Fruchtwasser oder Amnionflüssigkeit nennt man die vom Amnion als der innersten Eihaut der Fruchtblase gebildete klare, wässrige Körperflüssigkeit, mit der die Amnionhöhle gefüllt ist. Das Fruchtwasser gehört zur Fruchtblase, nicht zum mütterlichen Gewebe, doch enthält es neben Zellen des Embryos auch Anteile aus dem mütterlichen Blut.
Bereits in der 4. Schwangerschaftswoche umgibt das Fruchtwasser den menschlichen Embryo so, dass Verwachsungen mit der Amnionhaut verhindert werden. Später dient es auch als stoßpufferndes Schutzkissen und ermöglicht dem wachsenden Fötus schwerelose Bewegungen. Eine weitere Funktion übernimmt es in der Eröffnungsphase der Geburt, indem es – bei intakter Fruchtblase – die Weitung des Gebärmutterhalskanals gleichsam als hydrostatischer Keil unterstützt.

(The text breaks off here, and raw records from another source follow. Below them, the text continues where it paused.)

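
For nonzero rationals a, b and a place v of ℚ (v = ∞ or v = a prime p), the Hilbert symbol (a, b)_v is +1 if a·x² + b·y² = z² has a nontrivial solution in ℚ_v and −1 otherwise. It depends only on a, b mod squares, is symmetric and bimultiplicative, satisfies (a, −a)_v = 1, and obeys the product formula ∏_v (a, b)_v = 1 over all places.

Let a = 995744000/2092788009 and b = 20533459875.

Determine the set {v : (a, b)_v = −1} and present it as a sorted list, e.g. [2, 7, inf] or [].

[3, 5, 37, 47]

(a, b) ≡ (185, 599955) mod (ℚ^×)²; places V = {2, 3, 5, 13, 17, 23, 29, 37, 47, ∞}.
(a,b)_13: α=-2, u≡10; β=0, v≡6 (mod 13); (10|13)=+1, (6|13)=-1; sign (−1)^0·+1^0·-1^-2 = +1.
(a,b)_37: α=1, u≡29; β=3, v≡3 (mod 37); (29|37)=-1, (3|37)=+1; sign (−1)^0·-1^3·+1^1 = -1.
(a,b)_47: α=0, u≡46; β=1, v≡17 (mod 47); (46|47)=-1, (17|47)=+1; sign (−1)^0·-1^1·+1^0 = -1.
(a,b)_17: α=-2, u≡1; β=0, v≡15 (mod 17); (1|17)=+1, (15|17)=+1; sign (−1)^0·+1^0·+1^-2 = +1.
(a,b)_23: α=-2, u≡13; β=1, v≡3 (mod 23); (13|23)=+1, (3|23)=+1; sign (−1)^0·+1^1·+1^-2 = +1.
(a,b)_2: α=8, β=0; u≡1, v≡3 (mod 8); ε(u)ε(v)=0·1, αω(v)=8·1, βω(u)=0·0; sum ≡ 0  ⇒  +1.
(a,b)_3: α=-4, u≡2; β=1, v≡2 (mod 3); (2|3)=-1, (2|3)=-1; sign (−1)^0·-1^1·-1^-4 = -1.
(a,b)_∞: sgn(185)=+, sgn(599955)=+, so +1.
(a,b)_29: α=2, u≡10; β=0, v≡15 (mod 29); (10|29)=-1, (15|29)=-1; sign (−1)^0·-1^0·-1^2 = +1.
(a,b)_5: α=3, u≡3; β=3, v≡4 (mod 5); (3|5)=-1, (4|5)=+1; sign (−1)^0·-1^3·+1^3 = -1.
(185, 599955 / ℚ) ramifies at {3, 5, 37, 47}: a division algebra.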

Die Fruchtwassermenge wird bei Vorsorgeuntersuchungen der Schwangeren überprüft: In der 10. Schwangerschaftswoche sind üblicherweise etwa 30 Milliliter (ml) Fruchtwasser vorhanden, in der 20. SSW rund 400 ml, in der 30. bis 34. SSW etwa 1000 ml, zur Geburt etwa 800 ml. Eine Vermehrung des Fruchtwassers auf 1500–2000 ml wird als Polyhydramnion bezeichnet, eine Verminderung auf weniger als 200–500 ml als Oligoamnion oder Oligohydramnion. Die Differenz zur Norm kann durch Amniondrainage beziehungsweise Amnioninfusion ausgeglichen werden (symptomatische Therapie). Gemessen wird die Fruchtwassermenge zum Beispiel sonografisch mit dem Fruchtwasserindex.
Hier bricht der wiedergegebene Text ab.